Mnadarynka - grunt, to dobre nastawienie :). Trafiłaś na szczęście na dobrego specjalistę, bo niektórzy to do końca rodzić by kazali naturalnie.

2015-06-13 23:10

Mamuśka miło to słyszeć:-) i jak to dobrze się czyta, ze ktoś jest zadowolony z porodu naturalnego :-) z jednej strony dobrze jest mieć takie porównania :-) ja mam właśnie taki mętlik w głowię,bo z jednej strony chciałabym urodzić naturalnie a z drugiej bardzo się boje,że nie podołam. Ja w ogóle przy pierwszym porodzie nie chciałam cesarki, nastawiłam się bardzo na poród naturalny i chciałam urodzić naturalnie, wiedziałam,że boleć musi,ale tak czy inaczej nastawiłam się,że dam radę i urodzę naturalnie jak miliony kobiet na świecie, ale skończyło się cesarką. oczywiście cieszę się, że zrobili mi cesarkę i że wszystko dobrze się skończyło, jestem wdzięczna lekarzowi, że podjął taką a nie inną decyzję, bo moje dziecko po urodzeniu podobno było bardzo sine (od razu po cesarce nie widziałam synka,zobaczyłam go dopiero po ok 5h)ale synek dostał 9 pkt właśnie przez to, że był siny, ale na szczęście wszystko skończyło się dobrze.
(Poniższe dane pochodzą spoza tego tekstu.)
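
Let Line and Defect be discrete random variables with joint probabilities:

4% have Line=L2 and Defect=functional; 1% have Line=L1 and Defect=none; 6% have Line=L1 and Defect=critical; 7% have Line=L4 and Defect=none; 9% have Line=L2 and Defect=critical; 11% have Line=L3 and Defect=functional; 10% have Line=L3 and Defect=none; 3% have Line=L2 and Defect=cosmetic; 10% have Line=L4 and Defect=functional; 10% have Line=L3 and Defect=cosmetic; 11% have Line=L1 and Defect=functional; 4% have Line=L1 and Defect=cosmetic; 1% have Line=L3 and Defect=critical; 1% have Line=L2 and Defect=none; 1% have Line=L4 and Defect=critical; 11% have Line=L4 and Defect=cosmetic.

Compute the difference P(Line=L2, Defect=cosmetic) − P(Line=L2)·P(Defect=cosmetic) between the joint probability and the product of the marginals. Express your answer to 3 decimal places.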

Boje się po prostu, że sytuacja może się powtórzyć i że trafie na innego lekarza - czasem lekarze upierają się przy swoim każą rodzić naturalnie,ale wierzę że będzie dobrze:-)

2015-06-13 18:03

Dwukrotnie nie dane było mi urodzić naturalnie. Pierwszy poród trwał 13h, dziecko ułożone poprzecznie o czym usłyszałam dopiero w trakcie cc. Naturalne rodzenie bolało nieziemsko,ale najgorsze było dochodzenie do siebie w szpitalu,po wszystkim.Ech.. Drugi raz cc tzw. planowane z uwagi na wskazania. Obie byłyśmy niedotlenione,jednak wiedząc,że nie mogę się mazać,kiedy wstałam po 12h czułam się jakbym góry mogła przenosić ;) Zawsze wychodziłam z założenia,że ja jestem mało ważna, najważniejsze są moje dzieci.